There are several limitations to our study. First, we characterised knowledge structures generated by articles published in major medical journals included in the WoS database. Although the publication production analysed has been drawn from an exhaustive analysis of the biomedical literature, it is possible that the search missed some relevant articles (and journals). Some reports may be published in journals without being indexed as RCTs, making them difficult to identify. Second, as in many bibliometric analyses, the importance of normalising the different names of an author, country, and funding sources is fundamental to avoiding potential errors. We conducted a careful manual validation of the references and textual data to avoid typographical, transcription and/or indexing errors. However, we recognize this procedure does not assure complete certainty. Third, the affiliation addresses of authors do not necessarily reflect the country where the research was conducted, nor the research funding source. Fourth, topical analysis extracting a set of unique keywords, word profiles and co-words may indicate intellectual organization in publication production, albeit with inherent limitations [85,86]. Fifth, use of citation analysis carries with some problems [87-91]. There is a potential length time-effect bias which puts more recent articles at a disadvantage.
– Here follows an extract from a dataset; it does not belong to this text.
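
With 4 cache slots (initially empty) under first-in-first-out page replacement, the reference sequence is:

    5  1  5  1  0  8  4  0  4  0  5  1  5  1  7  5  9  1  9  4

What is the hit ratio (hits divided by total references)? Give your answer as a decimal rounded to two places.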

In addition, the biomedical literature is rich in barriers and motivations for publication and citation preferences , including self-citation (bias towards one’s own work) , language bias (bias towards publishing and citing English articles), omission bias (bias purposely not citing competitors), and selective reporting and publication bias (bias withholding “negative” results from publication and citation) [89-92]. In addition, citations are also treated as equal regardless of whether a research is being cited for its positive contribution to the field, but also for being criticized. Finally, our methods represent only a mapping approach which could be complemented further by more detailed analyses, for example examining the content, the reporting and reproducible research practices through research of research (“meta-research”) studies [92-95].